Children in care cost Scottish councils at least £250m a year but auditors said councils were unable to assess their total spend because there are no full estimates of indirect costs.
In a report for the Accounts Commission and the Auditor General for Scotland, the watchdog said councils, government and NHS boards ought to manage residential child care services better and ensure care plans had clear action points and long-term goals.
“[Councils] need to ensure they act as corporate parents, improve their understanding of what leads to the best outcomes and focus on the support they provide for the long-term needs of each child or young person, as any good parent would for their own child,” said commission chair John Baillie.
Scotland’s auditor general, Robert Black, said planning and managing services with a clearer focus on longer-term outcomes did not necessarily mean spending more money.

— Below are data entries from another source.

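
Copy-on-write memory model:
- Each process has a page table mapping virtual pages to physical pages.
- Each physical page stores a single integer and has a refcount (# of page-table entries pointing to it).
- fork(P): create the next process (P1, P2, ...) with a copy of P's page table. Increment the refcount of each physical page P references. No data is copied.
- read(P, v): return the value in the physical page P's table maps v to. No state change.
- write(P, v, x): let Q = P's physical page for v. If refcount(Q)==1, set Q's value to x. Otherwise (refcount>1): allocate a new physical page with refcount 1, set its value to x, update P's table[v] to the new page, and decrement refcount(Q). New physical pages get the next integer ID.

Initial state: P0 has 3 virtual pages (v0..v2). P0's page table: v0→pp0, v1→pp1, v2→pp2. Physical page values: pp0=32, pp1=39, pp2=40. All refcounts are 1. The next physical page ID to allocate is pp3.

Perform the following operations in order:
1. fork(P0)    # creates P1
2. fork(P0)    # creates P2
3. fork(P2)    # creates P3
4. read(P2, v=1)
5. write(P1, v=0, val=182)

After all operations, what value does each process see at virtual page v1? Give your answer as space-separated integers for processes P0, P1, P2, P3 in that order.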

“Given the relatively small numbers of children looked after in residential care across Scotland and the very specialised nature of the services, there is considerable scope for a national strategic approach,” Black said. “It is encouraging that the Scottish government has already set up a strategic implementation group involving councils, NHS boards, residential care providers and other partner organisations, but this must lead to urgent action.”
Michelle Miller, president of the Association of Directors of Social Work in Scotland, said the report raised serious issues about the commissioning of residential child care and highlighted the importance of ensuring purchased services delivered good value and the highest possible quality of care.
However, she was disappointed that the report did not direct more attention to health services.
“Children and young people in residential and secure care need support from all agencies, including social work, education, housing and health, and in particular from child and adolescent mental health services,” she said.
“Disappointingly, Audit Scotland aims only one of its recommendations at the health service, despite the vital role that it can play and the huge difference it can make.”